After nearly dying on three different attempts to get through the tunnel, Gandy Rumspot, the halfling rogue and thief, realized that it was a poison gas in the tunnel.  So he sent Big Cogwheel, the warforged artificial man who didn’t need to actually breathe air, to use his natural immunity to poison to go down and open the tricky invisible door and gain access to the tower.

Voila!  On to further tricks and traps.  At one point, exploding skeleton warriors animated by necromantic trap spells nearly killed Cog the warforged (by rolling a twenty on an attack roll) and required a miraculous magical repair by Gandy to save him.  That left the big metal man with a permanent irrational fear of skeletons.

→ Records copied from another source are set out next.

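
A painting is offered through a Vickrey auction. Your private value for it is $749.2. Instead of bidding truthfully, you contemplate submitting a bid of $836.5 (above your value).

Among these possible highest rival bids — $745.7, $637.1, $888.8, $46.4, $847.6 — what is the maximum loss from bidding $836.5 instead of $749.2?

$745.7: same outcome either way → loss $0.
$637.1: same outcome either way → loss $0.
$888.8: same outcome either way → loss $0.
$46.4: same outcome either way → loss $0.
$847.6: same outcome either way → loss $0.
Maximum loss: $0.

$0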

Along the way, they encountered and had to overcome a bound female demon who had been imprisoned in the tower to keep watch over the property.  She was the slave of the Wizard Crane, builder of the tower long ago, who had then gone abroad and died in his semi-noble quest to slay a devil.  She told the adventurers a great deal about her former master and her imprisonment, monologuing  as villains will before killing and eating the adventurers.  She overdid it, though, accidentally revealing the presence in the room of the devil jar that enslaved her, and even more stupidly, revealing how to activate the jar to physically seal her inside like a genii in a lamp.

D&D Crane1

Finally, they found the teleport room in the top of the tower which zapped them to the dungeon under the earth where Crane’s ultimate treasure was kept.  It turned out to be a crystal ball which contained all the knowledge, memories, and experiences of Crane himself.  In fact, Crane’s entire life up to the point where he left on his fatal adventure took the form of Crane’s imprisoned self, longing to have someone to talk to again after hundreds of years of loneliness.  This proved to be a great boon to the magic users in the party, especially the half-elven wizardess Drualia.  So that adventure left the adventuring team with more than a mere heap of experience points.  It also gained them a crystal ball with an imprisoned sorcerer in it to talk too much and complain too much and teach them exotic and dangerous magic spells.

Like any three-session D & D adventure, this one was probably a lot more entertaining to play than it was to retell, but there it is, complete with the secrets that kept my players thinking about them for more than three weeks.